British anti-slavery activist (born 1981)

Kate Garbers (born 1981) is a founder and former managing director of the Bristol, UK-based anti-slavery organisation and charity Unseen. She has developed projects to support survivors of slavery, and assists and advises survivors. She also works with law enforcement agencies and governments on how to tackle trafficking, including contributing to the Modern Slavery Act 2015 and the National Referral Mechanism Review.

==Career==
Garbers became an activist after working with children in a Ukrainian orphanage and learning there would be no help or places for them to go.

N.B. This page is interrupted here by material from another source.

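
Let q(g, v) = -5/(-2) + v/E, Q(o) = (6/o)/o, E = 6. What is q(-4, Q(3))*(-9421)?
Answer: -442787/18 ≈ -24599.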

This gave rise to problems including alcohol and drug abuse, homelessness, human trafficking and prostitution, which local police had difficulty dealing with.

Garbers teamed up with Andrew Wallis, an anti-trafficking campaigner, to establish Unseen UK in November 2008 and later opened southwest England's first safe house for women victims of trafficking in Bristol.

Unseen's "Let's Nail It" campaign was supported by Bristol East MP Kerry McCarthy and Bristol North West MP Darren Jones. As well as campaigning against exploitation of employees working in nail-bars, Garbers has highlighted exploitation of workers in car-wash facilities, including in 2016 when Garbers and Unseen staff participated in visits with 50 police resources dispatched to 24 business locations in Devon and Cornwall in a multi-agency operation across five forces, and led by the National Crime Agency, over possible labour exploitation.

In 2018, Garbers spoke at the TEDxExeter conference about modern slavery.

==Awards==
In 2012, Garbers received a Citizenship Award from the McWhirter Foundation. In 2015, Unseen was given a Charity Times Award for Best Charity under £1 million. In 2017, Garbers received the Influencer Award, a UK national Social Change Award for her work combatting human trafficking, including contributing to the Modern Slavery Act 2015 and the National Referral Mechanism Review.

On International Women's Day in March 2018, Amnesty International recognized Garbers as one of six "ordinary women who are changing the world" by campaigning against modern injustices. She was also named as one of the 100 most influential women in the west of England for her work fighting modern-day slavery at a local, national and international level.